Department of Molecular Neurology, University Hospital Erlangen, Friedrich-Alexander University Erlangen-Nürnberg (FAU), Schwabachanlage 6, 91054, Erlangen, Germany.
George-Huntington Institute (GHI) GmbH, Münster, Germany.
J Neurol. 2020 Jun;267(6):1594-1601. doi: 10.1007/s00415-020-09725-3. Epub 2020 Feb 11.
Impaired gait plays an important role for quality of life in patients with Huntington's disease (HD). Measuring objective gait parameters in HD might provide an unbiased assessment of motor deficits in order to determine potential beneficial effects of future treatments.
To objectively identify characteristic features of gait in HD patients using sensor-based gait analysis. Particularly, gait parameters were correlated to the Unified Huntington's Disease Rating Scale, total motor score (TMS), and total functional capacity (TFC).
Patients with manifest HD at two German sites (n = 43) were included and clinically assessed during their annual ENROLL-HD visit. In addition, patients with HD and a cohort of age- and gender-matched controls performed a defined gait test (4 × 10 m walk). Gait patterns were recorded by inertial sensors attached to both shoes. Machine learning algorithms were applied to calculate spatio-temporal gait parameters and gait variability expressed as coefficient of variance (CV).
Stride length (- 15%) and gait velocity (- 19%) were reduced, while stride (+ 7%) and stance time (+ 2%) were increased in patients with HD. However, parameters reflecting gait variability were substantially altered in HD patients (+ 17% stride length CV up to + 41% stride time CV with largest effect size) and showed strong correlations to TMS and TFC (0.416 ≤ r ≤ 0.690). Objective gait variability parameters correlated with disease stage based upon TFC.
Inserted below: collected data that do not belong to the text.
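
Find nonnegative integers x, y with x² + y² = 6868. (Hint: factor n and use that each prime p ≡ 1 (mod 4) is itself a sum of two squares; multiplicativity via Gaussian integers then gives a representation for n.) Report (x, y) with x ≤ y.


Step 1: Factor n = 6868 = 2^2 · 17 · 101.
Step 2: Check the mod-4 condition on each prime factor: 2 = 2 (special); 17 ≡ 1 (mod 4), exponent 1; 101 ≡ 1 (mod 4), exponent 1.
All primes ≡ 3 (mod 4) appear to even exponent (or don't appear), so by the two-squares theorem n IS expressible as a sum of two squares.
Step 3: Build a representation. Group n = k² · m with k = 2 and m = 17 · 101 = 1717 (a product of primes ≡ 1 (mod 4)); a representation of m scales to one of n via (k·x)² + (k·y)² = k²(x² + y²). Each prime p ≡ 1 (mod 4) is itself a sum of two squares; find a² by testing p − a² for a perfect square:
  17: 17 − 1² = 16 = 4² ⇒ 17 = 1² + 4².
  101: 101 − 1² = 100 = 10² ⇒ 101 = 1² + 10².
  Combine using the Brahmagupta–Fibonacci identity (a² + b²)(c² + d²) = (ac − bd)² + (ad + bc)² = (ac + bd)² + (ad − bc)²:
  17 · 101 = 1717: from (1² + 4²)(1² + 10²), take (1·1 − 4·10, 1·10 + 4·1) = (1 − 40, 10 + 4) = (-39, 14); dropping signs (only squares matter) gives (39, 14); check 39² + 14² = 1521 + 196 = 1717 ✓.
  Scale by k = 2: (2·39, 2·14) = (78, 28).
Step 4: Order so x ≤ y and verify: 28² + 78² = 784 + 6084 = 6868 = n. ✓

n = 6868 = 28² + 78² (one valid representation with x ≤ y).


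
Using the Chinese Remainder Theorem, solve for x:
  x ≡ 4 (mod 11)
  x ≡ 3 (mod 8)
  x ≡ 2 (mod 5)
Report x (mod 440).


Moduli 11, 8, 5 are pairwise coprime; by CRT there is a unique solution modulo M = 11 · 8 · 5 = 440.
Solve pairwise, accumulating the modulus:
  Start with x ≡ 4 (mod 11).
  Combine with x ≡ 3 (mod 8): since gcd(11, 8) = 1, we get a unique residue mod 88.
    Write x = 4 + 11·t and substitute into x ≡ 3 (mod 8): 11·t ≡ 3 − 4 = -1 (mod 8).
    Reduce coefficients mod 8: 3·t ≡ 7 (mod 8).
    The inverse of 3 mod 8 is 3 (since 3·3 = 9 = 1·8 + 1), so t ≡ 3·7 = 21 ≡ 5 (mod 8).
    Then x = 4 + 11·5 = 59, valid modulo lcm(11, 8) = 88: x ≡ 59 (mod 88).
  Combine with x ≡ 2 (mod 5): since gcd(88, 5) = 1, we get a unique residue mod 440.
    Write x = 59 + 88·t and substitute into x ≡ 2 (mod 5): 88·t ≡ 2 − 59 = -57 (mod 5).
    Reduce coefficients mod 5: 3·t ≡ 3 (mod 5).
    The inverse of 3 mod 5 is 2 (since 3·2 = 6 = 1·5 + 1), so t ≡ 2·3 = 6 ≡ 1 (mod 5).
    Then x = 59 + 88·1 = 147, valid modulo lcm(88, 5) = 440: x ≡ 147 (mod 440).
Verify: 147 mod 11 = 4 ✓, 147 mod 8 = 3 ✓, 147 mod 5 = 2 ✓.

x ≡ 147 (mod 440).


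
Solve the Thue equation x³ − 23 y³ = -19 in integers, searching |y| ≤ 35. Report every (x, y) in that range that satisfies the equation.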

Sensor-based gait variability parameters were identified as clinically most relevant digital biomarker for gait impairment in HD. Altered gait variability represents characteristic irregularity of gait in HD and reflects disease severity.
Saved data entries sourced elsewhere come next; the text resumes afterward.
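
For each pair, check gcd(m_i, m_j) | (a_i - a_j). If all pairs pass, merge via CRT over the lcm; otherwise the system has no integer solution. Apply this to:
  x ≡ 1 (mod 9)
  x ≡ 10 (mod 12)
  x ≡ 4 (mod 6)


Moduli 9, 12, 6 are not pairwise coprime, so CRT works modulo lcm(m_i) when all pairwise compatibility conditions hold.
Pairwise compatibility: gcd(m_i, m_j) must divide a_i - a_j for every pair.
Merge one congruence at a time:
  Start: x ≡ 1 (mod 9).
  Combine with x ≡ 10 (mod 12): gcd(9, 12) = 3; 10 - 1 = 9, which IS divisible by 3, so compatible.
    Write x = 1 + 9·t and substitute into x ≡ 10 (mod 12): 9·t ≡ 10 − 1 = 9 (mod 12).
    Divide the congruence (and modulus) by g = 3: 3·t ≡ 3 (mod 4).
    The inverse of 3 mod 4 is 3 (since 3·3 = 9 = 2·4 + 1), so t ≡ 3·3 = 9 ≡ 1 (mod 4).
    Then x = 1 + 9·1 = 10, valid modulo lcm(9, 12) = 36: x ≡ 10 (mod 36).
  Combine with x ≡ 4 (mod 6): gcd(36, 6) = 6; 4 - 10 = -6, which IS divisible by 6, so compatible.
    Write x = 10 + 36·t and substitute into x ≡ 4 (mod 6): 36·t ≡ 4 − 10 = -6 (mod 6).
    Divide the congruence (and modulus) by g = 6: 6·t ≡ -1 (mod 1).
    Modulo 1 every t works; take t = 0.
    Then x = 10 + 36·0 = 10, valid modulo lcm(36, 6) = 36: x ≡ 10 (mod 36).
Verify: 10 mod 9 = 1, 10 mod 12 = 10, 10 mod 6 = 4.

x ≡ 10 (mod 36).


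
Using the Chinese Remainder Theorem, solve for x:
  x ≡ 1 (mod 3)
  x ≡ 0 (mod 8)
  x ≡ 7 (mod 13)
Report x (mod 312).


Moduli 3, 8, 13 are pairwise coprime; by CRT there is a unique solution modulo M = 3 · 8 · 13 = 312.
Solve pairwise, accumulating the modulus:
  Start with x ≡ 1 (mod 3).
  Combine with x ≡ 0 (mod 8): since gcd(3, 8) = 1, we get a unique residue mod 24.
    Write x = 1 + 3·t and substitute into x ≡ 0 (mod 8): 3·t ≡ 0 − 1 = -1 (mod 8).
    Reduce coefficients mod 8: 3·t ≡ 7 (mod 8).
    The inverse of 3 mod 8 is 3 (since 3·3 = 9 = 1·8 + 1), so t ≡ 3·7 = 21 ≡ 5 (mod 8).
    Then x = 1 + 3·5 = 16, valid modulo lcm(3, 8) = 24: x ≡ 16 (mod 24).
  Combine with x ≡ 7 (mod 13): since gcd(24, 13) = 1, we get a unique residue mod 312.
    Write x = 16 + 24·t and substitute into x ≡ 7 (mod 13): 24·t ≡ 7 − 16 = -9 (mod 13).
    Reduce coefficients mod 13: 11·t ≡ 4 (mod 13).
    The inverse of 11 mod 13 is 6 (since 11·6 = 66 = 5·13 + 1), so t ≡ 6·4 = 24 ≡ 11 (mod 13).
    Then x = 16 + 24·11 = 280, valid modulo lcm(24, 13) = 312: x ≡ 280 (mod 312).
Verify: 280 mod 3 = 1 ✓, 280 mod 8 = 0 ✓, 280 mod 13 = 7 ✓.

x ≡ 280 (mod 312).


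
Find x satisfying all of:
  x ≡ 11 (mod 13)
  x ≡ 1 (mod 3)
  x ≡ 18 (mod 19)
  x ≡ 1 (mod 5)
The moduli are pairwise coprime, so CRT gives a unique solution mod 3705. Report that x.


Product of moduli M = 13 · 3 · 19 · 5 = 3705.
Merge one congruence at a time:
  Start: x ≡ 11 (mod 13).
  Combine with x ≡ 1 (mod 3); new modulus lcm = 39.
    Write x = 11 + 13·t and substitute into x ≡ 1 (mod 3): 13·t ≡ 1 − 11 = -10 (mod 3).
    Reduce coefficients mod 3: 1·t ≡ 2 (mod 3).
    So t ≡ 2 (mod 3).
    Then x = 11 + 13·2 = 37, valid modulo lcm(13, 3) = 39: x ≡ 37 (mod 39).
  Combine with x ≡ 18 (mod 19); new modulus lcm = 741.
    Write x = 37 + 39·t and substitute into x ≡ 18 (mod 19): 39·t ≡ 18 − 37 = -19 (mod 19).
    Reduce coefficients mod 19: 1·t ≡ 0 (mod 19).
    So t ≡ 0 (mod 19).
    Then x = 37 + 39·0 = 37, valid modulo lcm(39, 19) = 741: x ≡ 37 (mod 741).
  Combine with x ≡ 1 (mod 5); new modulus lcm = 3705.
    Write x = 37 + 741·t and substitute into x ≡ 1 (mod 5): 741·t ≡ 1 − 37 = -36 (mod 5).
    Reduce coefficients mod 5: 1·t ≡ 4 (mod 5).
    So t ≡ 4 (mod 5).
    Then x = 37 + 741·4 = 3001, valid modulo lcm(741, 5) = 3705: x ≡ 3001 (mod 3705).
Verify against each original: 3001 mod 13 = 11, 3001 mod 3 = 1, 3001 mod 19 = 18, 3001 mod 5 = 1.

x ≡ 3001 (mod 3705).


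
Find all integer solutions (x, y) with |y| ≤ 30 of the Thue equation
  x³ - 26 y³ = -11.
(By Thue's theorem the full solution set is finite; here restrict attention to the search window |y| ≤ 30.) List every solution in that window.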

在亨廷顿病(HD)患者中,步态受损对生活质量起着重要作用。使用基于传感器的步态分析来测量客观的步态参数,可以对运动缺陷进行无偏评估,从而确定未来治疗的潜在益处。
使用基于传感器的步态分析客观地识别 HD 患者的步态特征。特别是,将步态参数与统一亨廷顿病评定量表(UHDRS)、总运动评分(TMS)和总功能能力(TFC)相关联。
在德国的两个地点(n = 43),纳入了表现型 HD 患者,并在其年度 ENROLL-HD 就诊期间进行了临床评估。此外,HD 患者和一组年龄和性别匹配的对照者进行了规定的步态测试(4 × 10 m 步行)。步态模式通过附着在两只鞋上的惯性传感器进行记录。应用机器学习算法计算时空步态参数和表示为变异系数(CV)的步态变异性。
HD 患者的步长(-15%)和步态速度(-19%)降低,而步幅(+7%)和站立时间(+2%)增加。然而,反映步态变异性的参数在 HD 患者中发生了显著改变(步长 CV 增加+17%至+41%,步长 CV 的最大效应量),并与 TMS 和 TFC 有很强的相关性(0.416 ≤ r ≤ 0.690)。基于 TFC 的客观步态变异性参数与疾病阶段相关。
基于传感器的步态变异性参数被确定为 HD 中与步态障碍最相关的临床数字生物标志物。改变的步态变异性代表 HD 中步态的特征性不规则性,并反映疾病的严重程度。